Retiring U.S. Sen. Joe Lieberman I-Conn.), announced recently that he’s ready to eliminate Saturday delivery, just as he entered secret negotiations with U.S. Rep. Darrell Issa (R-Calif.), who insists on also eliminating door-to-door mail delivery, while closing half the mail processing plants and post offices nationwide.
A five-year hiring freeze on career positions has left 114 letter carrier vacancies in Portland, according to Branch 82. The union is calling on the United States Postal Service to restore service by filling those vacancies and promoting transitional employees to career positions. The shortage, the union says, has resulted in irregular, late, and after dark delivery.
“Santa’s helpers, the letter carriers, need flashlights, headlamps, and even Rudolph’s red nose to guide their deliveries these days,” Partridge joked.
Postal worker unions argue that a 2006 Congressional mandate which forces the postal service to prefund retiree health benefits 75 years in advance is sending the service into a death spiral.

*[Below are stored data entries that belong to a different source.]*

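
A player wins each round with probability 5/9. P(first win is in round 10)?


Geometric: P(X=10) = (1-p)^(k-1)×p = (4/9)^9×5/9 = 1310720/3486784401

P(X=10) = 1310720/3486784401 ≈ 0.04%


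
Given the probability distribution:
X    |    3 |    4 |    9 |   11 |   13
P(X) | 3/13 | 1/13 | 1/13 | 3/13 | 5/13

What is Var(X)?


E[X] = 120/13
E[X²] = 1332/13
Var(X) = E[X²] - (E[X])² = 1332/13 - 14400/169 = 2916/169

Var(X) = 2916/169 ≈ 17.2544


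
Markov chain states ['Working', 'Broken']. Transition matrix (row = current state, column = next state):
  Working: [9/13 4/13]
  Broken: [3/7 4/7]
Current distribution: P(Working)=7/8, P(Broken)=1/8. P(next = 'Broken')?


P(next=Broken) = Σᵢ P(now=i)×P(i→Broken)
= 7/8×4/13 + 1/8×4/7
= 7/26 + 1/14 = 31/91

P = 31/91 ≈ 0.3407


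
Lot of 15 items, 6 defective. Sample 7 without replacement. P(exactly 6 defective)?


Hypergeometric: C(6,6)×C(9,1)/C(15,7)
= 1×9/6435 = 1/715

P(X=6) = 1/715 ≈ 0.14%


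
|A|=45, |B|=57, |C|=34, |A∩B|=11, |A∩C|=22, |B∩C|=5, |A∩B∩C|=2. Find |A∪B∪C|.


|A∪B∪C| = 45+57+34-11-22-5+2 = 100

|A∪B∪C| = 100


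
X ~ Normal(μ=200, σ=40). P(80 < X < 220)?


z₁=(80-200)/40=-3.0, z₂=(220-200)/40=0.5
P = Φ(0.5) - Φ(-3.0) = 0.691462 - 0.001350 = 0.690112 ≈ 0.6901

P(80 < X < 220) ≈ 0.6901


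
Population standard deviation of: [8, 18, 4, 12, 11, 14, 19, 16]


Mean = 102/8 = 51/4
  (8-51/4)²=361/16
  (18-51/4)²=441/16
  (4-51/4)²=1225/16
  (12-51/4)²=9/16
  (11-51/4)²=49/16
  (14-51/4)²=25/16
  (19-51/4)²=625/16
  (16-51/4)²=169/16
Σ(x-μ)² = 363/2
σ² = (363/2)/8 = 363/16

σ = √(363/16) ≈ 4.7631


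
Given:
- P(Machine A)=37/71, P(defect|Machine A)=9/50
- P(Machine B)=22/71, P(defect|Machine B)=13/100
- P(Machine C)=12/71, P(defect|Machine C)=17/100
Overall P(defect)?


P(B) = Σ P(B|Aᵢ)×P(Aᵢ)
  9/50×37/71 = 333/3550
  13/100×22/71 = 143/3550
  17/100×12/71 = 51/1775
Sum = 289/1775

P(defect) = 289/1775 ≈ 16.28%


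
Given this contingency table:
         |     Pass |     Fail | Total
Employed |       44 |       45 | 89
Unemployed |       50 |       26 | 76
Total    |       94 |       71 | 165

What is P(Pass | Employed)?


P(Pass | Employed) = 44/(44+45) = 44/89

P(Pass|Employed) = 44/89 ≈ 49.44%


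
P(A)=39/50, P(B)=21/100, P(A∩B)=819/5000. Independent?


P(A)×P(B) = 819/5000
P(A∩B) = 819/5000
Equal ✓ → Independent

Yes, independent


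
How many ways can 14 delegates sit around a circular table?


Circular arrangements of 14 distinct objects: fix one position to break rotational symmetry.
(n-1)! = 13! = 6227020800

6227020800


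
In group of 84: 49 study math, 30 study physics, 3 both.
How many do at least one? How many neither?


|A∪B| = 49+30-3 = 76
Neither = 84-76 = 8

At least one: 76; Neither: 8


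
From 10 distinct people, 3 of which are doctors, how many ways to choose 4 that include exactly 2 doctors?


Choose 2 of the 3 doctors and 2 of the other 7 people:
C(3,2)×C(7,2) = 3×21 = 63

63


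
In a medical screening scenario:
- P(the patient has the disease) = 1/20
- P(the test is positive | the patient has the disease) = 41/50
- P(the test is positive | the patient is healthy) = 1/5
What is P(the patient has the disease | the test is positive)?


Using Bayes' theorem:
P(A|B) = P(B|A)·P(A) / P(B)

P(the test is positive) = 41/50 × 1/20 + 1/5 × 19/20
= 41/1000 + 19/100 = 231/1000

P(the patient has the disease|the test is positive) = (41/1000) / (231/1000) = 41/231

P(the patient has the disease|the test is positive) = 41/231 ≈ 17.75%


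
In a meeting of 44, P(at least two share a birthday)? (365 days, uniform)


P(all different) = Π(365-i)/365 for i=0..43
= 0.067115
P(match) = 1 - 0.067115 = 0.932885

P ≈ 0.9329 ≈ 93.29%


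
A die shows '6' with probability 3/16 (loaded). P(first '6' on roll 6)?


Geometric: P(X=6) = (1-p)^(k-1)×p = (13/16)^5×3/16 = 1113879/16777216

P(X=6) = 1113879/16777216 ≈ 6.64%


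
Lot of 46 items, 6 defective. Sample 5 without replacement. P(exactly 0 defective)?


Hypergeometric: C(6,0)×C(40,5)/C(46,5)
= 1×658008/1370754 = 36556/76153

P(X=0) = 36556/76153 ≈ 48.00%


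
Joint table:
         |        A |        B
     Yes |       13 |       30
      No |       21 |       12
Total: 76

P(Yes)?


P(Yes) = (13+30)/76 = 43/76

P(Yes) = 43/76 ≈ 56.58%


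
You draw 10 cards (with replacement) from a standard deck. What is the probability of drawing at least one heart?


P(not a heart) = 39/52 = 3/4
P(none in 10 draws) = (3/4)^10 = 59049/1048576
P(≥1 heart) = 1 - 59049/1048576 = 989527/1048576

P = 989527/1048576 ≈ 94.37%


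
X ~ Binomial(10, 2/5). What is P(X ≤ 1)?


P(X ≤ 1) = Σ P(X=i) for i=0..1
P(X=0) = 59049/9765625
P(X=1) = 78732/1953125
Sum = 452709/9765625

P(X ≤ 1) = 452709/9765625 ≈ 4.64%


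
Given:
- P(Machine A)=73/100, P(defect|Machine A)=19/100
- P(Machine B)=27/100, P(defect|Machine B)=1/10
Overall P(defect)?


P(B) = Σ P(B|Aᵢ)×P(Aᵢ)
  19/100×73/100 = 1387/10000
  1/10×27/100 = 27/1000
Sum = 1657/10000

P(defect) = 1657/10000 ≈ 16.57%


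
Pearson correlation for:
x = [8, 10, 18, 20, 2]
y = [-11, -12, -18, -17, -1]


n=5, Σx=58, Σy=-59, Σxy=-874, Σx²=892, Σy²=879
r = (5×(-874) - 58×(-59))/√((5×892 - 58²)(5×879 - (-59)²))
= -948/√(1096×914) = -948/√1001744 ≈ -948/1000.8716 ≈ -0.9472

r ≈ -0.9472


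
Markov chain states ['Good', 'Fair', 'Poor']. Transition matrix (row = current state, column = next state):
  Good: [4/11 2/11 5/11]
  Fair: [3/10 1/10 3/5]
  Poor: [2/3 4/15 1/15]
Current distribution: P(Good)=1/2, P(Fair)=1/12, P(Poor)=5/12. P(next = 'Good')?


P(next=Good) = Σᵢ P(now=i)×P(i→Good)
= 1/2×4/11 + 1/12×3/10 + 5/12×2/3
= 2/11 + 1/40 + 5/18 = 1919/3960

P = 1919/3960 ≈ 0.4846


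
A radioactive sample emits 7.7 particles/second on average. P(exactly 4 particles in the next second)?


Poisson(λ=7.7): P(X=4) = e^(-λ)×λ^k/k!
= e^(-7.7) × 7.7^4 / 4!
≈ 0.0004528271829 × 3515.3041 / 24 ≈ 0.066326

P(X=4) ≈ 0.066326 ≈ 6.63%


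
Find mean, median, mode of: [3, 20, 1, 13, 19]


Sorted: [1, 3, 13, 19, 20]
Mean = 56/5
Median = 13
Freq: {3: 1, 20: 1, 1: 1, 13: 1, 19: 1}
Mode: No mode

Mean=56/5, Median=13, Mode=No mode


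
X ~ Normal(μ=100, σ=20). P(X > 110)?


z = (110-100)/20 = 0.5
P(X > 110) = 1 - P(Z ≤ 0.5) = 1 - 0.6915 = 0.3085

P(X > 110) ≈ 0.3085


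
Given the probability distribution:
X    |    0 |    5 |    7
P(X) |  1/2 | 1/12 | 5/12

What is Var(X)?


E[X] = 10/3
E[X²] = 45/2
Var(X) = E[X²] - (E[X])² = 45/2 - 100/9 = 205/18

Var(X) = 205/18 ≈ 11.3889


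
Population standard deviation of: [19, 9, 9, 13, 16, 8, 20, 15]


Mean = 109/8
  (19-109/8)²=1849/64
  (9-109/8)²=1369/64
  (9-109/8)²=1369/64
  (13-109/8)²=25/64
  (16-109/8)²=361/64
  (8-109/8)²=2025/64
  (20-109/8)²=2601/64
  (15-109/8)²=121/64
Σ(x-μ)² = 1215/8
σ² = (1215/8)/8 = 1215/64

σ = √(1215/64) ≈ 4.3571


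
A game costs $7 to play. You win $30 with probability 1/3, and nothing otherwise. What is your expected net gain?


E[gain] = (30-7)×1/3 + (-7)×2/3
= 23/3 - 14/3 = 3

Expected net gain = $3 ≈ $3.00


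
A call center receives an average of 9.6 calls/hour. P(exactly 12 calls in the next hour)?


Poisson(λ=9.6): P(X=12) = e^(-λ)×λ^k/k!
= e^(-9.6) × 9.6^12 / 12!
≈ 6.772873649e-05 × 612709757330 / 479001600 ≈ 0.086634

P(X=12) ≈ 0.086634 ≈ 8.66%


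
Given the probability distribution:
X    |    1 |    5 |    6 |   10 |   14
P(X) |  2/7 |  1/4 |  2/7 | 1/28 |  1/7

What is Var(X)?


E[X] = 157/28
E[X²] = 1355/28
Var(X) = E[X²] - (E[X])² = 1355/28 - 24649/784 = 13291/784

Var(X) = 13291/784 ≈ 16.9528


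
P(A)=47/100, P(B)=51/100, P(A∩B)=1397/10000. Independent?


P(A)×P(B) = 2397/10000
P(A∩B) = 1397/10000
Not equal → NOT independent

No, not independent


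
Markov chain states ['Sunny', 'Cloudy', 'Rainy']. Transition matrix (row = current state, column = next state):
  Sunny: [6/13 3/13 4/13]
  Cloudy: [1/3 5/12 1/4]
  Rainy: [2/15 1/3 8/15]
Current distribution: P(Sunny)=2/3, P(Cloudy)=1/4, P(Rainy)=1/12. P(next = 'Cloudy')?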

Not only would the postal service have been profitable without the mandate, they say the USPS has also overpaid tens of billions into two pension funds.
“Not the Internet, not private competition, not labor costs, not the recession — Congress is responsible for the postal mess” Partridge said. “Corporate interests, working through their friends in Congress want to undermine the USPS, bust the unions then privatize it.”
“Issa is clearly the Scrooge of the Year, while Lieberman is coming in a close second,” Partridge said.
Portland Communities and Postal Workers United sponsored the Nov. 30 job action. The group is comprised of activists and retirees from NALC, the American Postal Workers Union, and the National Postal Mail Handlers Union, as well as other community groups.